Brasília - O ex-tesoureiro do PT Delúbio Soares assumiu sozinho a responsabilidade pelo caixa 2 do PT feito apenas com dinheiro das empresas do empresário Marcos Valério Fernandes de Souza. ''Fui eu quem fiz; eu assumo.'' De acordo com ele, o caixa 2, que não era de conhecimento da direção do partido, começou com pouco mais de R$ 10 milhões e está hoje em torno de R$ 39 milhões, exatamente o valor da dívida do PT. Ele garantiu que não há dinheiro público no caixa 2.
Durante seu longo depoimento ontem à CPI dos Correios, Delúbio usou o habeas corpus obtido no Superior Tribunal de Justiça para deixar de responder perguntas relativas aos saques no Banco Rural e o repasse de verbas para o PTB. O ex-tesoureiro também procurou afastar das denúncias de irregularidades o presidente Luiz Inácio Lula da Silva e o ex-ministro da Casa Civil José Dirceu.
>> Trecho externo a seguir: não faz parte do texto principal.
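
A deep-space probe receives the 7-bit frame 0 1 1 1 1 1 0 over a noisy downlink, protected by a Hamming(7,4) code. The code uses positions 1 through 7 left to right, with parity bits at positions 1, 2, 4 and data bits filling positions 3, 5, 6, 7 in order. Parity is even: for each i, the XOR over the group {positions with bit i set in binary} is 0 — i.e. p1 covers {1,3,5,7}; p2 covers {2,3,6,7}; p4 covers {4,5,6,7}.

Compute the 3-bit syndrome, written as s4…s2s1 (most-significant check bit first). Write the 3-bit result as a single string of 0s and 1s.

s1 (pos 1,3,5,7): 0⊕1⊕1⊕0 = 0
s2 (pos 2,3,6,7): 1⊕1⊕1⊕0 = 1
s4 (pos 4,5,6,7): 1⊕1⊕1⊕0 = 1
Syndrome s4…s1 = 110 → error at position 6.

110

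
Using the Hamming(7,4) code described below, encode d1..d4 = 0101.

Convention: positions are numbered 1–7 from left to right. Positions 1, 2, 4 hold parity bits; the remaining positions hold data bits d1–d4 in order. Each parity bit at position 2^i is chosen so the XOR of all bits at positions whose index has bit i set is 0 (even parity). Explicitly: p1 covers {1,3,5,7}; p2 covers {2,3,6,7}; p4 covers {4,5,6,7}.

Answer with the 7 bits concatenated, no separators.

Place data at non-parity positions: p1 p2 0 p4 1 0 1
p1 (pos 1,3,5,7): XOR of data positions = 0⊕1⊕1 = 0
p2 (pos 2,3,6,7): XOR of data positions = 0⊕0⊕1 = 1
p4 (pos 4,5,6,7): XOR of data positions = 1⊕0⊕1 = 0
Codeword: 0100101

0100101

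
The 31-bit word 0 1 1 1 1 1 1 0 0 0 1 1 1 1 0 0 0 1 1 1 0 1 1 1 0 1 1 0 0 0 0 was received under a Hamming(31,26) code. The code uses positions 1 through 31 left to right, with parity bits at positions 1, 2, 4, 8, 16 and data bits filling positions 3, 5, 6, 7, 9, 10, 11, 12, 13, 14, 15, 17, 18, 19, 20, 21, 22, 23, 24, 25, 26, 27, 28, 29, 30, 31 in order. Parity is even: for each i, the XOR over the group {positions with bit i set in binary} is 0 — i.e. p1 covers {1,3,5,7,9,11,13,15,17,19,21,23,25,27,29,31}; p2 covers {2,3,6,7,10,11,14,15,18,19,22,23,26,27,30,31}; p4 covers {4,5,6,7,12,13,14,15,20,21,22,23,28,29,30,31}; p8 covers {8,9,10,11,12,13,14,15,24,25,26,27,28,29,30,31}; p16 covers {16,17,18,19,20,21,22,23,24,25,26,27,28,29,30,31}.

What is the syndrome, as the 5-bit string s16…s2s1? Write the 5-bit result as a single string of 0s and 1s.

01000

s1 (pos 1,3,5,7,9,11,13,15,17,19,21,23,25,27,29,31): 0⊕1⊕1⊕1⊕0⊕1⊕1⊕0⊕0⊕1⊕0⊕1⊕0⊕1⊕0⊕0 = 0
s2 (pos 2,3,6,7,10,11,14,15,18,19,22,23,26,27,30,31): 1⊕1⊕1⊕1⊕0⊕1⊕1⊕0⊕1⊕1⊕1⊕1⊕1⊕1⊕0⊕0 = 0
s4 (pos 4,5,6,7,12,13,14,15,20,21,22,23,28,29,30,31): 1⊕1⊕1⊕1⊕1⊕1⊕1⊕0⊕1⊕0⊕1⊕1⊕0⊕0⊕0⊕0 = 0
s8 (pos 8,9,10,11,12,13,14,15,24,25,26,27,28,29,30,31): 0⊕0⊕0⊕1⊕1⊕1⊕1⊕0⊕1⊕0⊕1⊕1⊕0⊕0⊕0⊕0 = 1
s16 (pos 16,17,18,19,20,21,22,23,24,25,26,27,28,29,30,31): 0⊕0⊕1⊕1⊕1⊕0⊕1⊕1⊕1⊕0⊕1⊕1⊕0⊕0⊕0⊕0 = 0
Syndrome s16…s1 = 01000 → error at position 8.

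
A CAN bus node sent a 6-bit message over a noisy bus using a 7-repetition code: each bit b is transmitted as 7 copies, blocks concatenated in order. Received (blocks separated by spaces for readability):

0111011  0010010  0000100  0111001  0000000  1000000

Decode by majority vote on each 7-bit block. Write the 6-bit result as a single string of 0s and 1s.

Block 1 (0111011): 5 ones → 1
Block 2 (0010010): 2 ones → 0
Block 3 (0000100): 1 one → 0
Block 4 (0111001): 4 ones → 1
Block 5 (0000000): 0 ones → 0
Block 6 (1000000): 1 one → 0

100100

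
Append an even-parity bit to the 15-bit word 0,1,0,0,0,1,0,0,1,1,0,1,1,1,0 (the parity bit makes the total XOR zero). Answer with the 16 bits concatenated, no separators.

XOR of the 15 data bits: 0⊕1⊕0⊕0⊕0⊕1⊕0⊕0⊕1⊕1⊕0⊕1⊕1⊕1⊕0 = 1
Parity bit = 1 (so all 16 bits XOR to 0).

0100010011011101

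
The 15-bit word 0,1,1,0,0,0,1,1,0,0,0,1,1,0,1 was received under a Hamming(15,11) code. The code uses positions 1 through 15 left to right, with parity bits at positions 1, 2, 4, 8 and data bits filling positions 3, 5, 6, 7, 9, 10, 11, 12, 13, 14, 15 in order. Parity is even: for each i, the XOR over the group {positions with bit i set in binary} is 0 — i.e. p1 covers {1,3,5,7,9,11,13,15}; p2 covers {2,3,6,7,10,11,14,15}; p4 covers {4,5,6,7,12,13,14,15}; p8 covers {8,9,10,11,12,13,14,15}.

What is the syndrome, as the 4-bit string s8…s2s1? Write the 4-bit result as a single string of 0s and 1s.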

Ele não explicou, porém, como iria pagar os empréstimos com Valério, calculados em R$ 90 milhões por ele mesmo, uma vez que, segundo Delúbio, não havia contabilização do montante. ''Estou diante de um grande problema e preciso resolvê-lo o mais rápido possível'', afirmou, arrancando risos dos parlamentares.
De acordo com Delúbio, os empréstimos legais são de conhecimento da Executiva do PT e compõem o cheque especial no Banco do Brasil, cujos débitos estão, hoje, em torno de R$ 3,5 milhões, e o leasing, também feito no BB, para compra de computadores para informatizar os diretórios do partido em todo o País.
Delúbio afirmou que foi procurado, em 2003, por vários companheiros do PT e da base aliado que fizeram dívidas de caixa 2 nas campanhas e cujos credores queriam receber. Ele disse que essas dívidas foram contraídas principalmente porque alguns candidatos que, pela lógica política não tinham chance de chegar ao segundo turno, acabaram sendo bem-sucedidos na disputa e chegaram ao segundo turno. Nestes casos, segundo ele, a campanha exigiu mais gastos e provocou as dívidas. Ele disse que não discutiu esses empréstimos na Executiva, porque as demandas eram de recursos do caixa 2. ''Posso ter errado e saberei, com honra e dignidade, assumir o ato que fiz'', afirmou.
O ex-tesoureiro se negou a fornecer à CPI dos Correios os nomes das pessoas do PT e de partidos aliados que se beneficiaram do caixa 2. Delúbio usou como argumento o fato de que poderia ser injusto tanto com os candidatos, com os diretórios partidários e os fornecedores. ''Prefiro me reservar o direito de não revelar'', disse, acrescentando que as investigações da Polícia Federal, do Ministério Público e da CPI dos Correios vão esclarecer quem recebeu o dinheiro.
Sobre os empréstimos feitos junto ao BMG, Delúbio disse que pagou R$ 800 mil em juros até 2004 - ele não espeficou o mês. O ex-tesoureiro confirmou que o publicitário Marcos Valério Fernandes de Souza, que era avalista do empréstimo, pagou uma parcela de R$ 300 mil. O empréstimo era de R$ 2,4 milhões e está em R$ 2,7 milhões, segundo Delúbio. ''Se não pagarmos até setembro, o banco vai executar o PT''. Do Banco Rural, segundo Delúbio, nada foi pago do empréstimo de R$ 3 milhões, hoje em R$ 7 milhões. Valério também foi avalista da transação.
Delúbio negou ainda que o PT pague ''mensalão'' a deputados para aprovar projetos do governo. ''O PT não paga mesada a parlamentares de nenhum partido, o PT não compra votos para votar nos projetos de interesse do governo.'' Sobre a relação dos petistas com o PTB, Delúbio respondeu que as informações serão tratadas ''no momento certo''.